Common sense tells us that we’re morally accountable because we have free will. In reality, the opposite is the case — a free will is attributed to us so that we can be viewed as morally accountable. Put more briefly: we don’t blame people because they have free will, we say they have free will so we can blame them.
I know that some readers are already objecting, thinking in terms of the intellectually fruitless debate between free will and determinism. I am far from viewing human beings as machine-like — indeed, the only people who seem to believe human beings are machine-like are economists, who assume that the right “inputs” (incentives, information, etc.) will always necessarily lead to the right “outputs.” Humans consistently respond to situations in surprising and unpredictable ways, which do not conform to any algorithm we’re likely to find.
Even if we decide that humans are “free” in the sense of not being fully determined by a saturated field of knowable causal laws, however, it’s still an additional step to claim that “freedom” in that sense carries with it moral responsibility — that I can be justly shamed or punished precisely because I can do something called “making a choice.” The one does not follow from the other.
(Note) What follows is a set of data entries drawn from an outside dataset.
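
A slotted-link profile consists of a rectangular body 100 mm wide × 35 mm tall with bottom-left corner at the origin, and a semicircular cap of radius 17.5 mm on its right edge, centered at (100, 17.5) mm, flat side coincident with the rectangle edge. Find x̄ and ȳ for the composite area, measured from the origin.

Part | A | x̄ᵢ | ȳᵢ | A·x̄ᵢ | A·ȳᵢ
rectangular body | 3500.00 | 50.00 | 17.50 | 175000.00 | 61250.00
semicircular end | 481.06 | 107.43 | 17.50 | 51678.55 | 8418.49
Σ | 3981.06 |  |  | 226678.55 | 69668.49
x̄ = 226678.55 / 3981.06 = 56.94 mm
ȳ = 69668.49 / 3981.06 = 17.50 mm

x̄ = 56.94 mm, ȳ = 17.50 mm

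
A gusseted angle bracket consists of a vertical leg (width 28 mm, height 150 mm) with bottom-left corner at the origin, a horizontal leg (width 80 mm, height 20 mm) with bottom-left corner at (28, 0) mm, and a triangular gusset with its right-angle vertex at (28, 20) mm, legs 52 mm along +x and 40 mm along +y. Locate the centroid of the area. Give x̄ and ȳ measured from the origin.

vertical leg: A = 28 × 150 = 4200.00, centroid at (14.00, 75.00).
horizontal leg: A = 80 × 20 = 1600.00, centroid at (68.00, 10.00).
gusset: A = ½·52·40 = 1040.00, centroid at (45.33, 33.33).
ΣA = 6840.00 mm²
ΣAx̄ = (4200.00)(14.00) + (1600.00)(68.00) + (1040.00)(45.33) = 214746.67 mm³
ΣAȳ = (4200.00)(75.00) + (1600.00)(10.00) + (1040.00)(33.33) = 365666.67 mm³
x̄ = 214746.67 / 6840.00 = 31.40 mm
ȳ = 365666.67 / 6840.00 = 53.46 mm

x̄ = 31.40 mm, ȳ = 53.46 mm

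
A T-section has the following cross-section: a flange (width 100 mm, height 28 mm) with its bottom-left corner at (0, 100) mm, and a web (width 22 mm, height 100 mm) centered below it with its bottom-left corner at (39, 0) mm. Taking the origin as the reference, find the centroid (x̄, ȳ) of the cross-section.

web: A = 22 × 100 = 2200.00, centroid at (50.00, 50.00).
flange: A = 100 × 28 = 2800.00, centroid at (50.00, 114.00).
ΣA = 5000.00 mm²
ΣAx̄ = (2200.00)(50.00) + (2800.00)(50.00) = 250000.00 mm³
ΣAȳ = (2200.00)(50.00) + (2800.00)(114.00) = 429200.00 mm³
x̄ = 250000.00 / 5000.00 = 50.00 mm
ȳ = 429200.00 / 5000.00 = 85.84 mm

x̄ = 50.00 mm, ȳ = 85.84 mm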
Indeed, we often shame or punish people when nothing like an informed free choice is in play, as when we punish someone for breaking a law they do not know (and virtually none of us knows even a significant percentage of the laws in our jurisdiction). We punish or shame children not because we believe that they have the same ability to “make choices” as adults, but so that they will begin to experience themselves as having free choice.
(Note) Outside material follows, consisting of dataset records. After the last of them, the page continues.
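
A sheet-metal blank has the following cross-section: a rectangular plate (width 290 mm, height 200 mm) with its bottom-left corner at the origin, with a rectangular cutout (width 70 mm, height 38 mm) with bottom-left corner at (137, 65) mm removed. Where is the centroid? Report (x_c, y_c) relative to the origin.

x_c = 143.70 mm, y_c = 100.77 mm

plate: A = 290 × 200 = 58000.00, centroid at (145.00, 100.00).
hole: A = −(70 × 38) = -2660.00, centroid at (172.00, 84.00).
ΣA = 55340.00 mm²
ΣAx_c = (58000.00)(145.00) + (-2660.00)(172.00) = 7952480.00 mm³
ΣAy_c = (58000.00)(100.00) + (-2660.00)(84.00) = 5576560.00 mm³
x_c = 7952480.00 / 55340.00 = 143.70 mm
y_c = 5576560.00 / 55340.00 = 100.77 mm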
The concept of free will was most insistently developed in medieval scholasticism, and the really puzzling thing in retrospect was that essentially none of the scholastics doubted that each individual’s fate was completely predestined by God’s eternal inscrutable will. Here above all we can see that free will works as an apparatus to justify punishment, most especially in the various narratives of the fall of the devil. Aquinas settles on the position that the devil cannot be evil from the first moment of his existence, because then God would be to blame for his evil nature — rather, God gives the devil a good will in the first instant, and then in the second instant the devil falls away through an excessive willing that implied the sin of pride. The needle has been threaded: God has been absolved of responsibility, but the devil is also as thoroughly evil as possible. Anselm works similar magic on original sin, making it a heritable defect in the will — yet because it is a matter of will, it is a punishable sin just as much as what we more usually think of as willful sins.
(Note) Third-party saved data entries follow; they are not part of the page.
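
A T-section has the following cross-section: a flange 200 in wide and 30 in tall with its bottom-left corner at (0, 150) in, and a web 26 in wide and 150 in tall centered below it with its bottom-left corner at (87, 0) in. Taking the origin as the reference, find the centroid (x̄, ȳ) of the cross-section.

web: A = 26 × 150 = 3900.00, centroid at (100.00, 75.00).
flange: A = 200 × 30 = 6000.00, centroid at (100.00, 165.00).
ΣA = 9900.00 in²
ΣAx̄ = (3900.00)(100.00) + (6000.00)(100.00) = 990000.00 in³
ΣAȳ = (3900.00)(75.00) + (6000.00)(165.00) = 1282500.00 in³
x̄ = 990000.00 / 9900.00 = 100.00 in
ȳ = 1282500.00 / 9900.00 = 129.55 in

x̄ = 100.00 in, ȳ = 129.55 in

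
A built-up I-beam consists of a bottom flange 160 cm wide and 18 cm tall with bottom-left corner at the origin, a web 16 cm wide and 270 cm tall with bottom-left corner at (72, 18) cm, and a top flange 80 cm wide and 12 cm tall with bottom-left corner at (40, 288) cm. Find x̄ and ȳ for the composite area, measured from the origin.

x̄ = 80.00 cm, ȳ = 118.76 cm

Part | A | x̄ᵢ | ȳᵢ | A·x̄ᵢ | A·ȳᵢ
bottom flange | 2880.00 | 80.00 | 9.00 | 230400.00 | 25920.00
web | 4320.00 | 80.00 | 153.00 | 345600.00 | 660960.00
top flange | 960.00 | 80.00 | 294.00 | 76800.00 | 282240.00
Σ | 8160.00 |  |  | 652800.00 | 969120.00
x̄ = 652800.00 / 8160.00 = 80.00 cm
ȳ = 969120.00 / 8160.00 = 118.76 cm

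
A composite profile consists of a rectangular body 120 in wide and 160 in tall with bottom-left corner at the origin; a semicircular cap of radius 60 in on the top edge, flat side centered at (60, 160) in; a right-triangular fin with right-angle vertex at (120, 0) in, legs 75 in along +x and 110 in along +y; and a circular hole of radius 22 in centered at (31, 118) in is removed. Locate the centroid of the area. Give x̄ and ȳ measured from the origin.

x̄ = 74.37 in, ȳ = 93.11 in

rectangular body: A = 120 × 160 = 19200.00, centroid at (60.00, 80.00).
semicircular top: A = ½π·60² = 5654.87, centroid at (60.00, 185.46).
triangular fin: A = ½·75·110 = 4125.00, centroid at (145.00, 36.67).
hole: A = −π·22² = -1520.53, centroid at (31.00, 118.00).
ΣA = 27459.34 in²
ΣAx̄ = (19200.00)(60.00) + (5654.87)(60.00) + (4125.00)(145.00) + (-1520.53)(31.00) = 2042280.55 in³
ΣAȳ = (19200.00)(80.00) + (5654.87)(185.46) + (4125.00)(36.67) + (-1520.53)(118.00) = 2556606.04 in³
x̄ = 2042280.55 / 27459.34 = 74.37 in
ȳ = 2556606.04 / 27459.34 = 93.11 in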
The apparatus of free will in medieval theology allowed for a world not unlike our own. Free choice condemned the vast majority of human beings to a hopeless fate, while a privileged elite gained rewards — in both cases, despite the fact that God had predetermined everything, theologians were confident that everyone had gotten what they deserved. God’s justice was vindicated, and his glory assured. Our version is less grandiose. We want to vindicate something called “the market,” which always makes the right choices if only we allow it to, and in place of the glory of God we have the shifting numbers in various market indices and economic indicators. We are also content to let people waste the one life they have in this world, rather than imagine them suffering beyond death through all eternity.
Yet this deflated vision makes our attachment to the value of freedom all the more puzzling. I can see living and dying for God — but why would anyone devote their lives to making certain numbers go higher? Why would we sacrifice everything — the very livability of this finite world itself — so that the rate of change in those numbers would not decrease?
Here the medieval worldview might be helpful as well, because part of the pleasure of being among the heaven-bound elect was the prospect of watching, with great satisfaction, the punishment of the damned. Human decency leads us to assume that the suffering of the poor, the thwarted hopes of the young, the pending mass death of countless millions through the disasters of climate change are “bugs” in the system — but what if they’re features? What if part of the pleasure of being among the elite is to gaze upon the deserved fate of all those pathetic losers, knowing that the same market justice that redeemed you is vindicated when it punishes them? What if the unprecedented spectacle of global suffering is not an unfortunate side-effect, but the goal?